Je le dis d’emblée, l’avis du Gouvernement est favorable, mais je veux profiter de ce moment pour évoquer le fond de la réforme, ce que je n’ai pas encore fait, ce qui me permettra d’apporter les éclaircissements demandés par M. Desessard.
C’est un fait, nous ne parviendrons pas à un accord avec la commission spéciale. Je crois vraiment qu’elle est trop frileuse sur le sujet.
Ne jouons pas à nous faire peur ! De quoi parlons-nous ? Il n’est question ici que du droit civil. En matière pénale ou prud’homale, il n’y a pas de postulation territoriale. C’est la conséquence logique de la suppression des avoués votée en 2011.

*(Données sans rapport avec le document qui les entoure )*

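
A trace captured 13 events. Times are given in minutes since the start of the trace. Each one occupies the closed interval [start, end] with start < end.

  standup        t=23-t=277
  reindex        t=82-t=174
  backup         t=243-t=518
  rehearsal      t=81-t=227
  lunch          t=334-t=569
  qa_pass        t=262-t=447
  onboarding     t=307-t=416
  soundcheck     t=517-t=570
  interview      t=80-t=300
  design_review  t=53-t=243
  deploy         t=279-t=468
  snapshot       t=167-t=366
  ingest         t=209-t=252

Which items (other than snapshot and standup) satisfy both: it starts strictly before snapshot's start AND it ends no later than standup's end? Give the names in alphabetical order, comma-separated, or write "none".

design_review, rehearsal, reindex

Conditions: its start is strictly before snapshot's start (X.start < t=167) AND its end is no later than standup's end (X.end <= t=277).
backup: start t=243 < t=167? ✗; end t=518 <= t=277? ✗ → no.
deploy: start t=279 < t=167? ✗; end t=468 <= t=277? ✗ → no.
design_review: start t=53 < t=167? ✓; end t=243 <= t=277? ✓ → yes.
ingest: start t=209 < t=167? ✗; end t=252 <= t=277? ✓ → no.
interview: start t=80 < t=167? ✓; end t=300 <= t=277? ✗ → no.
lunch: start t=334 < t=167? ✗; end t=569 <= t=277? ✗ → no.
onboarding: start t=307 < t=167? ✗; end t=416 <= t=277? ✗ → no.
qa_pass: start t=262 < t=167? ✗; end t=447 <= t=277? ✗ → no.
rehearsal: start t=81 < t=167? ✓; end t=227 <= t=277? ✓ → yes.
reindex: start t=82 < t=167? ✓; end t=174 <= t=277? ✓ → yes.
soundcheck: start t=517 < t=167? ✗; end t=570 <= t=277? ✗ → no.
Result: design_review, rehearsal, reindex.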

Comment expliquer que, dans une affaire pénale, l’avocat peut aller plaider à l’autre bout de la France, et donc a fortiori dans la cour d’appel voisine, alors qu’en matière familiale, pour divorcer à Annecy si vous vous trouvez à Chambéry, vous devez passer par la postulation ? Cette situation entraîne un coût pour nos concitoyens et conduit à rendre une moins bonne justice. Au regard de l’organisation générale de notre système juridique, elle constitue véritablement un archaïsme inexplicable.
L’évolution que nous proposons risque-t-elle d’emporter une profonde déstabilisation ? Le chiffre d’affaires de la profession d’avocat s’élève à 11 milliards d’euros environ. La postulation représente 50 millions d’euros. Sauf à ce que cette somme soit concentrée dans quelques barreaux que la réforme anéantirait, elle n’est pas significative d’un point de vue macroéconomique. Il ne s’agit que d’un ajustement, qui ne touche en rien à l’essentiel de la matière de la profession.
J’ai bien entendu les chiffres qu’a cités M. le corapporteur à propos des barreaux d’Alès et de Nîmes, mais sont-ils vraiment la conséquence de l’expérimentation qui a été menée ? Je n’en suis pas certain, et nous n’en avons d’ailleurs pas la preuve. Quelle était la situation avant la réforme ? D’ailleurs, la profession d’avocat n’a jamais pu fournir les chiffres arguant du fait qu’il serait catastrophique de mettre fin à la postulation territoriale.
Cela a été rappelé, nous avons déjà fait un compromis : la postulation n’a pas été supprimée, elle a été élargie au ressort des cours d’appel. Certaines affaires, qui ont été définies, restent du ressort du tribunal de grande instance, même pour ce qui concerne les affaires civiles, et continueront à être plaidées avec la postulation ; on a déjà procédé à des aménagements. On ne saute donc pas dans le grand bain.
Procéder à une expérimentation, alors même que cette réforme est relativement logique, très marginale et qu’elle a déjà fait l’objet d’un compromis, ce n’est pas, selon moi, à la hauteur de l’enjeu qui est le nôtre.
Cela a également été dit, il existe un système d’informatisation des actes. Il est déployé à 80 %, précisément en matière civile. L’automaticité de la postulation sera supprimée, mais, si besoin est, cela n’empêche pas de rencontrer le magistrat, ce qui est possible, concernant la cour d’appel, dans de nombreux territoires, ou de choisir un correspondant ; cette liberté demeure.
Très honnêtement, la réforme est encadrée, aménagée, marginale et va dans le sens de l’histoire. Eu égard à l’ampleur du sujet et à la réforme que nous sommes en train de mettre en place, avançons !
Monsieur le corapporteur, prévoir, dans un an, une expérimentation sur trois ans, cela signifie qu’on ne bougera pas avant 2019.